Histoire d'un navire
Sur les traces des gabarres, bricks, chasse-marée, lougres, bâtiments à voile et à vapeur d'autrefois. Ou comment reconstituer l'histoire d'un navire du XIXe siècle.
Le point d'entrée pour reconstituer l'histoire d'un navire est son numéro de matricule, que lui affecte le quartier de l'Inscription maritime dont il relève.
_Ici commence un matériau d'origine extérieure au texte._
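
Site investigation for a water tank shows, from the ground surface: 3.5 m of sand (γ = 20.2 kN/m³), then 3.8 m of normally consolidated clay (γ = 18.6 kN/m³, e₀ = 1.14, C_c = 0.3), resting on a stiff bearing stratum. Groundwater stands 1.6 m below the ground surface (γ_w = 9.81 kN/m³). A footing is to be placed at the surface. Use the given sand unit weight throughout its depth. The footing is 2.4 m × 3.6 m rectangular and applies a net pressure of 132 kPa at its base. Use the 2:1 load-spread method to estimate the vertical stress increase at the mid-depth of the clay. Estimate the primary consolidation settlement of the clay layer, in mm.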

Il existe cinq quartiers au 19e siècle et au premier tiers du 20e : Bourgneuf (Pornic), Le Croisic (qui s'étendait jusqu'à Redon et Pénestin), Paimbœuf, Nantes et Saint-Nazaire.
Archives de l'inscription maritime
Les registres matricules couvrent chacun une dizaine d'années, et livrent pour ainsi dire la carte d'identité du navire :
- numéro de matricule attribué au bâtiment dans la matrice,
- son nom,
- sa nature,
- le lieu et la date de construction,
- données techniques (capacité de transport estimée en tonneaux de jauge, hauteur de cale estimée en mètres de tirant d'eau),
- le nom de son propriétaire,
- la date, le lieu et le numéro de sa francisation (rattachement à un pavillon).
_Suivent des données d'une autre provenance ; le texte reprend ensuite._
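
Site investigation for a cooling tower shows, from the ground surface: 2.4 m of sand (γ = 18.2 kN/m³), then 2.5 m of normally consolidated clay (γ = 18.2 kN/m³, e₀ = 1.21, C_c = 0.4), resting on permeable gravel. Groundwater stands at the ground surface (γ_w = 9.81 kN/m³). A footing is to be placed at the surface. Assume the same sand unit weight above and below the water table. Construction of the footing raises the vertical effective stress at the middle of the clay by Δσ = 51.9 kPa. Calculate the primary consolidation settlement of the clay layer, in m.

Mid-depth of clay below the ground surface: z = 2.4 + 2.5/2 = 3.65 m.
Total vertical stress at mid-clay: σ_v = 18.2×2.4 + 18.2×1.25 = 66.43 kPa.
Pore pressure: u = 9.81×(3.65 − 0) = 35.806 kPa.
Initial effective stress: σ'_0 = σ_v − u = 66.43 − 35.806 = 30.624 kPa.
Final effective stress: σ'_f = σ'_0 + Δσ = 30.624 + 51.9 = 82.524 kPa.
Normally consolidated clay, so the full stress increment lies on the virgin compression line:
S_c = C_c·H/(1+e₀)·log₁₀(σ'_f/σ'_0) = 0.4×2.5/(1+1.21)×log₁₀(82.524/30.624)
    = 0.45249 × 0.43052 = 0.1948 m

S_c ≈ 0.195 m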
Généralement dotés d'une table alphabétique, les registres s'enchaînent les uns aux autres. Lorsqu'un bâtiment est repris de la matrice précédente, ou est reporté à la suivante, la référence aux folios et numéro correspondants est indiquée. De la même manière, la référence à des registres d'autres ressorts est donnée si le bâtiment a déjà été immatriculé ou passe dans un quartier différent.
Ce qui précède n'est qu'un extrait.